可能です。
本来は、一番最初に借金をしたときから最新のものまで、業者に取引明細を出してもらい、それを元に利息制限法による引き直し計算をします。
しかし、取引が相当長期間に渡っている場合などは、業者が取引の途中からの明細しか出してこないケースもあります。
このようなケースでは、業者との任意の交渉では過払い金の返還が難しい場合が多く、裁判を起こして過払い金の返還を請求することとなります。
裁判では、業者が取引明細を開示してこなかった期間については、依頼者の方のご記憶をもとに仮計算をして過払い金の額を算出したり、あるいは、裁判所に文書提出命令(裁判所から業者に取引明細を開示するよう命じてもらうというもの)の申立てを行い、業者からの開示を待つという方法をとることになります。

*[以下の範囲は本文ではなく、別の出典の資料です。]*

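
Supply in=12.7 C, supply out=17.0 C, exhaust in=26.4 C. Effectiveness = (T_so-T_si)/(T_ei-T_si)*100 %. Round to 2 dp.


eff = (17.0-12.7)/(26.4-12.7)*100 = 31.39 %

31.39 %


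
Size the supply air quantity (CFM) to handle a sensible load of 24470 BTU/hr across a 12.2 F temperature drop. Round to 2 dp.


CFM = 24470 / (1.08 * 12.2) = 1857.16

1857.16 CFM


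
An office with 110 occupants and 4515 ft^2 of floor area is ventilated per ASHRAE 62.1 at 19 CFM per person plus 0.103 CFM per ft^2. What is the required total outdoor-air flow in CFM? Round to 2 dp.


Total = 110*19 + 4515*0.103 = 2555.05 CFM

2555.05 CFM


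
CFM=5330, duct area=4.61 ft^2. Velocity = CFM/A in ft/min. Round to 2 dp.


V = 5330 / 4.61 = 1156.18 ft/min

1156.18 ft/min


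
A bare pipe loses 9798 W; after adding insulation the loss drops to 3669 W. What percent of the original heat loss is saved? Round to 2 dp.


Savings = ((9798-3669)/9798)*100 = 62.55 %

62.55 %


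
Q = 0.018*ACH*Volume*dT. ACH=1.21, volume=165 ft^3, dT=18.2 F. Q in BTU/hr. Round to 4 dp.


Q = 0.018 * 1.21 * 165 * 18.2 = 65.4053 BTU/hr

65.4053 BTU/hr


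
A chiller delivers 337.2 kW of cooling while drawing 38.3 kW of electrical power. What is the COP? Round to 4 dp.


COP = 337.2 / 38.3 = 8.8042

8.8042


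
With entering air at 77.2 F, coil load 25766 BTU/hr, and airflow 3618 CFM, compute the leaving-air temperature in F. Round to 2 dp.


dT = 25766/(1.08*3618) = 6.5941
T_leave = 77.2 - 6.5941 = 70.61 F

70.61 F


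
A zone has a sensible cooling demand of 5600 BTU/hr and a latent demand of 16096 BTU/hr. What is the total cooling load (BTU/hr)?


Qt = 5600 + 16096 = 21696 BTU/hr

21696 BTU/hr


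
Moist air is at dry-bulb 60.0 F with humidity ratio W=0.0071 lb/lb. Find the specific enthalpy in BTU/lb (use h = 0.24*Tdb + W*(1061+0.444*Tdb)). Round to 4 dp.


h = 0.24*60.0 + 0.0071*(1061+0.444*60.0) = 22.1222 BTU/lb

22.1222 BTU/lb


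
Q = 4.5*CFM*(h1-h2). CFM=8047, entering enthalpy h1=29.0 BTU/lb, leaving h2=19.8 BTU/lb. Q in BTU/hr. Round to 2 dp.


Q = 4.5 * 8047 * (29.0 - 19.8) = 333145.80 BTU/hr

333145.80 BTU/hr


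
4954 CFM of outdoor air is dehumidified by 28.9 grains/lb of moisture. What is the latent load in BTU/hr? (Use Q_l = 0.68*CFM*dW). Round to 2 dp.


Q = 0.68 * 4954 * 28.9 = 97356.01 BTU/hr

97356.01 BTU/hr


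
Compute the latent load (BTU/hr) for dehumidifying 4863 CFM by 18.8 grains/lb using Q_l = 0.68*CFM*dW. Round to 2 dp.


Q = 0.68 * 4863 * 18.8 = 62168.59 BTU/hr

62168.59 BTU/hr


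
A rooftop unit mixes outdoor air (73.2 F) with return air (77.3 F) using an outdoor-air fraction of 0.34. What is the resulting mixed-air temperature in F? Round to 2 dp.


T_mix = 0.34*73.2 + 0.66*77.3 = 75.91 F

75.91 F


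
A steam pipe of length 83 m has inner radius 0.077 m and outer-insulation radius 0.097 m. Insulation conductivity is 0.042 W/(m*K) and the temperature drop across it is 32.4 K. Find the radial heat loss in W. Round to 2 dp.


Q = 2*pi*0.042*83*32.4/ln(0.097/0.077) = 3073.39 W

3073.39 W


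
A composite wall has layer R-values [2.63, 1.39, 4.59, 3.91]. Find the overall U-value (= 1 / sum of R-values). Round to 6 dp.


R_total = 2.63 + 1.39 + 4.59 + 3.91 = 12.52
U = 1/12.52 = 0.079872

0.079872


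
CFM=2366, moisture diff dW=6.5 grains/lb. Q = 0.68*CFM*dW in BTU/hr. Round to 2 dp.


Q = 0.68 * 2366 * 6.5 = 10457.72 BTU/hr

10457.72 BTU/hr


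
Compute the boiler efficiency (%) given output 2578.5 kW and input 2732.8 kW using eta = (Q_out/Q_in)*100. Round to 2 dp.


eta = (2578.5/2732.8)*100 = 94.35 %

94.35 %


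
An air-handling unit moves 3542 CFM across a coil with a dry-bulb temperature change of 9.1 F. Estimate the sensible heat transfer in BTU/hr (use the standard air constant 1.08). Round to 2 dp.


Q = 1.08 * 3542 * 9.1 = 34810.78 BTU/hr

34810.78 BTU/hr


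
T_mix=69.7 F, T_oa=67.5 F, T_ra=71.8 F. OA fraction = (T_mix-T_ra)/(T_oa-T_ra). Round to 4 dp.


frac = (69.7 - 71.8) / (67.5 - 71.8) = 0.4884

0.4884


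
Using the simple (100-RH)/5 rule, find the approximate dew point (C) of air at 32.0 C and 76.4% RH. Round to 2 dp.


Td = 32.0 - (100-76.4)/5 = 27.28 C

27.28 C


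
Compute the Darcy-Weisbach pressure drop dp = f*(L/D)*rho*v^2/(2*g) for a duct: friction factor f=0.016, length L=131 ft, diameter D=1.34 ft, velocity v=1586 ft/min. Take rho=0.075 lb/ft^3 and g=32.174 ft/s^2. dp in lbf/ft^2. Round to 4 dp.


v_fps = 1586/60 = 26.4333 ft/s
dp = 0.016*(131/1.34)*0.075*26.4333^2/(2*32.174) = 1.2738 lbf/ft^2

1.2738 lbf/ft^2


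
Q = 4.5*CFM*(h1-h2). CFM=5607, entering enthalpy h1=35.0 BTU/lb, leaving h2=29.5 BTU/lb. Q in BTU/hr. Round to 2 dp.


Q = 4.5 * 5607 * (35.0 - 29.5) = 138773.25 BTU/hr

138773.25 BTU/hr


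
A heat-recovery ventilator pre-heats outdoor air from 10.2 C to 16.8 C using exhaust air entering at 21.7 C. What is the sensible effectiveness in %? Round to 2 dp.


eff = (16.8-10.2)/(21.7-10.2)*100 = 57.39 %

57.39 %


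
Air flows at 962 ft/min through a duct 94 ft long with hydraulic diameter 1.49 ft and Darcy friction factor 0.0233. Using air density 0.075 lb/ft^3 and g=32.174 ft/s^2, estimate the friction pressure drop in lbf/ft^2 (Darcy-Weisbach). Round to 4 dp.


v_fps = 962/60 = 16.0333 ft/s
dp = 0.0233*(94/1.49)*0.075*16.0333^2/(2*32.174) = 0.4404 lbf/ft^2

0.4404 lbf/ft^2


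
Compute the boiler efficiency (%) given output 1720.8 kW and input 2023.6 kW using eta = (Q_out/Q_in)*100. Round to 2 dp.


eta = (1720.8/2023.6)*100 = 85.04 %

85.04 %


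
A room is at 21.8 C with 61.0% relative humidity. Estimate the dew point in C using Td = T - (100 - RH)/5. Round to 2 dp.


Td = 21.8 - (100-61.0)/5 = 14.00 C

14.00 C


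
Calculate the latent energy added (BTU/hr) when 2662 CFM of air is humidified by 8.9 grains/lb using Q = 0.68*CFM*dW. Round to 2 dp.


Q = 0.68 * 2662 * 8.9 = 16110.42 BTU/hr

16110.42 BTU/hr


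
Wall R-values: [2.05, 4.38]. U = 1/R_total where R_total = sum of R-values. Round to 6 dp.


R_total = 2.05 + 4.38 = 6.43
U = 1/6.43 = 0.155521

0.155521


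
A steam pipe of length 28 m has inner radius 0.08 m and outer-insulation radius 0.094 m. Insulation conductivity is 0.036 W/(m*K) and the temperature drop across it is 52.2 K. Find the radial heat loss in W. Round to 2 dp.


Q = 2*pi*0.036*28*52.2/ln(0.094/0.08) = 2050.04 W

2050.04 W


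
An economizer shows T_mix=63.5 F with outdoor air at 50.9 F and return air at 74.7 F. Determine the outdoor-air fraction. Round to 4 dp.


frac = (63.5 - 74.7) / (50.9 - 74.7) = 0.4706

0.4706


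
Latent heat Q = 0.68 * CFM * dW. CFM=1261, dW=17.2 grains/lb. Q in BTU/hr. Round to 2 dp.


Q = 0.68 * 1261 * 17.2 = 14748.66 BTU/hr

14748.66 BTU/hr


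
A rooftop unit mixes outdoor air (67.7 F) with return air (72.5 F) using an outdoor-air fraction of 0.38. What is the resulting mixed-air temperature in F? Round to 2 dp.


T_mix = 0.38*67.7 + 0.62*72.5 = 70.68 F

70.68 F


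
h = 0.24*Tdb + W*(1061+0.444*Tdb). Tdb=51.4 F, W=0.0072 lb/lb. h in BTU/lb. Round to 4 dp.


h = 0.24*51.4 + 0.0072*(1061+0.444*51.4) = 20.1395 BTU/lb

20.1395 BTU/lb


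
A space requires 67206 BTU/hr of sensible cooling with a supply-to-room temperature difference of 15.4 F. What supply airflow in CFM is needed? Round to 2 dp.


CFM = 67206 / (1.08 * 15.4) = 4040.76

4040.76 CFM


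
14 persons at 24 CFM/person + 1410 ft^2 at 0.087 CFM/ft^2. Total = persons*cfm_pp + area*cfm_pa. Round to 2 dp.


Total = 14*24 + 1410*0.087 = 458.67 CFM

458.67 CFM


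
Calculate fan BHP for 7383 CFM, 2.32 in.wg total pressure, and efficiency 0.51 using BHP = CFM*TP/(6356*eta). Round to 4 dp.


BHP = 7383 * 2.32 / (6356 * 0.51) = 5.2840 hp

5.2840 hp


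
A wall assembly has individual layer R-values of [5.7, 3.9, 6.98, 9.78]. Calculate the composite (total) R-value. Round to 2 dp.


R_total = 5.7 + 3.9 + 6.98 + 9.78 = 26.36

26.36


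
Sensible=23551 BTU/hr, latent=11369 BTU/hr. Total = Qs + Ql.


Qt = 23551 + 11369 = 34920 BTU/hr

34920 BTU/hr


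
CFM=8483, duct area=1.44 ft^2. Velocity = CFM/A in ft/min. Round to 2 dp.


V = 8483 / 1.44 = 5890.97 ft/min

5890.97 ft/min


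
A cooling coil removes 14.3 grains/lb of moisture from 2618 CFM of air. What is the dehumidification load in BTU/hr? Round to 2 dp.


Q = 0.68 * 2618 * 14.3 = 25457.43 BTU/hr

25457.43 BTU/hr


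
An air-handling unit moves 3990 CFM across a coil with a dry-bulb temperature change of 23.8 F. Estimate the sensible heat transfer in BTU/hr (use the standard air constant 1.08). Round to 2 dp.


Q = 1.08 * 3990 * 23.8 = 102558.96 BTU/hr

102558.96 BTU/hr


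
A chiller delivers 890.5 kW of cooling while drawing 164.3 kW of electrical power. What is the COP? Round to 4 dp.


COP = 890.5 / 164.3 = 5.4200

5.4200


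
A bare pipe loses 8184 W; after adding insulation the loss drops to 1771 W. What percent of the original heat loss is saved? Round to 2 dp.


Savings = ((8184-1771)/8184)*100 = 78.36 %

78.36 %


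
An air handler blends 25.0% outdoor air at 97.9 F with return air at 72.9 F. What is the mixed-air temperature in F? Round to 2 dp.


T_mix = 72.9 + (25.0/100)*(97.9-72.9) = 79.15 F

79.15 F


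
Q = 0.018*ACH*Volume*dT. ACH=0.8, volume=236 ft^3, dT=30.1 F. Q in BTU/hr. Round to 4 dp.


Q = 0.018 * 0.8 * 236 * 30.1 = 102.2918 BTU/hr

102.2918 BTU/hr


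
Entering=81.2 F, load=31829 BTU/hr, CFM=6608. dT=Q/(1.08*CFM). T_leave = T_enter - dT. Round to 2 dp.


dT = 31829/(1.08*6608) = 4.4599
T_leave = 81.2 - 4.4599 = 76.74 F

76.74 F


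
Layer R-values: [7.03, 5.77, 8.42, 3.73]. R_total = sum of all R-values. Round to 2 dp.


R_total = 7.03 + 5.77 + 8.42 + 3.73 = 24.95

24.95


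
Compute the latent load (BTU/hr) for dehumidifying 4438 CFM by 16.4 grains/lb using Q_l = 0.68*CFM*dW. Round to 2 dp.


Q = 0.68 * 4438 * 16.4 = 49492.58 BTU/hr

49492.58 BTU/hr


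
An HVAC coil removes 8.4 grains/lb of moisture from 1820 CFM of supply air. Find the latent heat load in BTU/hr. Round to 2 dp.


Q = 0.68 * 1820 * 8.4 = 10395.84 BTU/hr

10395.84 BTU/hr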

仮計算をするにしろ、文書提出命令の申立てをするにしろ、「業者と○年から取引をしていた」と証明することができる書類(例えば、ATMから返済をした際の明細書や、銀行口座から自動引落しで返済している場合はその通帳など)は、非常に有効な証拠となりますので、お手元にある場合は弁護士にその旨を申し出るようにしましょう。
なお、最近の判例では、業者が取引明細を開示しないことに対して、業者に対して損害賠償として10万円程度を請求できるというケースも見られます。